Actually Mr. Hooper, what people are pretty tired of is Islamic violence and open intimidation, attacks on our freedoms and rights, and false charges of racism and Islamophobia. What people are pretty tired of, in short, is the whole, “Let’s behead those who insult Islam thing.”
The Los Angeles Times claims that such threats present a dilemma for media companies, who are “struggling to balance free speech with safety concerns and religious sensitivities.” This is giving them way too much credit. The media and the entertainment industry care absolutely nothing about religious sensitivities; if anything, they normally delight in mocking and sneering at faith, especially Christianity. But they treat Islam with kid gloves because, as Fox’s Bill O’Reilly said, “these people are killers and they will kill you.”
Nor do media companies care about free speech except when it suits them. They shut down politically inconvenient truths, such as Disney/ABC’s shameful suppression of The Path to 9/11 miniseries, which I have written about here. And they fold (like a Bedouin tent, as Mark Steyn hilariously put it) at the first hint of Muslim disapproval. No amount of Christian offense would compel Comedy Central to rein in South Park‘s depiction of Jesus defecating on the American flag, but in the wake of the Revolution Muslim threat, Comedy Central decided to bleep over any subsequent reference to “Prophet Muhammad,” and his visual portrayal was replaced with a black “Censored” bar. There’s a reason Islam means “submission,” and Comedy Central has exemplified it.
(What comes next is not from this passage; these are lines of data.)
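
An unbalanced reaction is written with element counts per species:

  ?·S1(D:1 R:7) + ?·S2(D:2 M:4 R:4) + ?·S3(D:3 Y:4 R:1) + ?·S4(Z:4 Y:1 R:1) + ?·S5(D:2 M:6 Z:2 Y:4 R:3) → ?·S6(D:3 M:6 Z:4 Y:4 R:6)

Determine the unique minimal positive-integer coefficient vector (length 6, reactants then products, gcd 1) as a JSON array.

D: 1·1+3·2+1·3+4·0+4·2 = 18 | 6·3 = 18
M: 1·0+3·4+1·0+4·0+4·6 = 36 | 6·6 = 36
Z: 1·0+3·0+1·0+4·4+4·2 = 24 | 6·4 = 24
Y: 1·0+3·0+1·4+4·1+4·4 = 24 | 6·4 = 24
R: 1·7+3·4+1·1+4·1+4·3 = 36 | 6·6 = 36
gcd(1,3,1,4,4,6) = 1

Coefficients: [1, 3, 1, 4, 4, 6]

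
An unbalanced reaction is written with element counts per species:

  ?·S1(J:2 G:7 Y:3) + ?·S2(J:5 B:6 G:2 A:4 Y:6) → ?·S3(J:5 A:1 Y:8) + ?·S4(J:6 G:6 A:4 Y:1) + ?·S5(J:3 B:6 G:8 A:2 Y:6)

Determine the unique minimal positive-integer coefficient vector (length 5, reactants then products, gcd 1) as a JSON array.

J: 6·2+5·5 = 37 | 2·5+2·6+5·3 = 37
B: 6·0+5·6 = 30 | 2·0+2·0+5·6 = 30
G: 6·7+5·2 = 52 | 2·0+2·6+5·8 = 52
A: 6·0+5·4 = 20 | 2·1+2·4+5·2 = 20
Y: 6·3+5·6 = 48 | 2·8+2·1+5·6 = 48
gcd(6,5,2,2,5) = 1

Coefficients: [6, 5, 2, 2, 5]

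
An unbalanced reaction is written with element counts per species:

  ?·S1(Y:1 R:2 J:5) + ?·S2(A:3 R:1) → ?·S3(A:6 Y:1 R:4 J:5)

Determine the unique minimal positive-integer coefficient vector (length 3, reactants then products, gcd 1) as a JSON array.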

And as for media companies’ “safety concerns”: every time they cave in to Islamist threats of violence, the terrorists win, as the corny saying goes. It quite simply encourages our enemy to ramp up the threats, which then endangers even more innocents.
The OIC boasted about “red lines that should not be crossed” – well, the time has come for Hollywood to stop placating these murderous zealots in its usual way, with knee-jerk self-censorship, and to draw a line in the sand of our own, against religious totalitarianism. In the absence of any government acknowledgement that fundamentalist Islam is a serious threat to our way of life, the entertainment industry must rally behind Parker and Stone, and take the lead in a cultural counteroffensive against the jihadists.
Unless Americans stand shoulder-to-shoulder against such assaults on our hard-won Western values, Islamic fundamentalists will continue to be more effective at importing sharia law than we are at exporting democracy. We must stand for our principles and freedoms with an even greater degree of unwavering fervor and cultural pride than the jihadists possess. Or make no mistake, we will all be witness to the slow, humiliating death of Western civilization.